Staril
fosinopril sodium
Pharmacologic class: Angiotensin-converting enzyme (ACE) inhibitor
Therapeutic class: Antihypertensive
Pregnancy risk category C (first trimester), D (second and third trimesters)
Action
Prevents conversion of angiotensin I to the vasoconstrictor angiotensin II, thereby reducing sodium and water retention and enhancing blood flow in circulatory system
Availability
Tablets: 10 mg, 20 mg, 40 mg
Indications and dosages
➣ Hypertension
Adults: 10 mg P.O. daily. May increase as required up to 80 mg/day; typical range is 20 to 40 mg P.O. daily.
➣ Heart failure
Adults: 10 mg P.O. daily. May increase over several weeks up to 40 mg/day; typical range is 20 to 40 mg/day.
Dosage adjustment
• Renal impairment
Off-label uses
• Adjunct in myocardial infarction
• Nephropathy
Contraindications
• Hypersensitivity to drug or other ACE inhibitors
• Angioedema (hereditary or idiopathic)
• Pregnancy
Precautions
Use cautiously in:
• aortic stenosis, cardiomyopathy, cerebrovascular or cardiac insufficiency, renal or hepatic impairment, hyponatremia, hypovolemia
• black patients with hypertension
• patients receiving diuretics concurrently
• elderly patients
• breastfeeding patients (safety not established)
• children (safety not established).
Administration
• Don't administer within 2 hours of antacids.
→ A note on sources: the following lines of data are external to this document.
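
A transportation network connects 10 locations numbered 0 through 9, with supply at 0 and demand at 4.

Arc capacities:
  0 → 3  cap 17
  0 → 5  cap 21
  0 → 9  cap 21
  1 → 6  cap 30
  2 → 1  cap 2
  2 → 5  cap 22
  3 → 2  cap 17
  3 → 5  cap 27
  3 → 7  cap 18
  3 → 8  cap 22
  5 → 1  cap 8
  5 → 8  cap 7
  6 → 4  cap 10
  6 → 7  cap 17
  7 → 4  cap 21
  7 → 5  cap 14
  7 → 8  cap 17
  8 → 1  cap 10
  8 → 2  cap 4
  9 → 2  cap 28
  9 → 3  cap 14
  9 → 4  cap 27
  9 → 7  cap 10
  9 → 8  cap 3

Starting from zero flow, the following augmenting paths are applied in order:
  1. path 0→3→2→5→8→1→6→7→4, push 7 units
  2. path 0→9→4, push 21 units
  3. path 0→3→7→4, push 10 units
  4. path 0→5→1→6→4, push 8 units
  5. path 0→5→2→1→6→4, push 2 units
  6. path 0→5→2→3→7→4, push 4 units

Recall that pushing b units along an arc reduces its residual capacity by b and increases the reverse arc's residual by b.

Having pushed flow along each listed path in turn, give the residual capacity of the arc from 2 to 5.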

• Give with or without food, but avoid giving with high-potassium foods or potassium supplements.
Adverse reactions
CNS: dizziness, drowsiness, fatigue, headache, insomnia, weakness, vertigo
CV: hypotension, angina pectoris, tachycardia
EENT: sinusitis
GI: nausea, vomiting, diarrhea, anorexia
GU: proteinuria, erectile dysfunction, decreased libido, renal failure
Hematologic: agranulocytosis, bone marrow depression
Metabolic: hyperkalemia
Respiratory: cough, bronchitis, dyspnea, asthma, eosinophilic pneumonitis
Skin: rash, angioedema
Other: altered taste, fever, hypersensitivity reactions including anaphylaxis
Interactions
Drug-drug. Allopurinol: increased risk of hypersensitivity reaction
Antacids: decreased fosinopril absorption
Antihypertensives, diuretics, general anesthetics, nitrates, phenothiazines: additive hypotension
Cyclosporine, indomethacin, potassium-sparing diuretics, potassium supplements: hyperkalemia
Digoxin, lithium: increased blood levels of these drugs, greater risk of toxicity
Indomethacin: decreased hypotensive effects
Drug-diagnostic tests. Alanine aminotransferase, alkaline phosphatase, aspartate aminotransferase, bilirubin, blood urea nitrogen, creatinine, potassium: increased levels
Antinuclear antibody titer: false-positive result
Sodium: decreased level
Drug-food. Salt substitutes containing potassium: hyperkalemia
Drug-herbs. Capsaicin: increased incidence of cough
Drug-behaviors. Acute alcohol ingestion: additive hypotension
Patient monitoring
• Monitor cardiovascular, respiratory, and neurologic status.
• Monitor CBC and liver and kidney function tests.
• Measure blood pressure to assess drug efficacy and detect hypotension.
• Assess patient's potassium intake; monitor serum potassium level.
See Monitor for signs and symptoms of angioedema and anaphylaxis. If these occur, withdraw drug and contact prescriber immediately.
Patient teaching
See Instruct patient to immediately report rash or difficulty breathing.
• Tell patient to report dizziness, fainting, bleeding tendency, change in urination pattern, swelling, or persistent cough.
• Encourage patient to drink enough fluids to stay well hydrated.
• Caution patient to avoid driving and other hazardous activities until he knows how drug affects concentration and alertness.
• Instruct female patient to notify prescriber if she suspects she is pregnant.
• Tell patient that he will undergo regular blood testing during therapy.
• As appropriate, review all other significant and life-threatening adverse reactions and interactions, especially those related to the drugs, tests, foods, herbs, and behaviors mentioned above.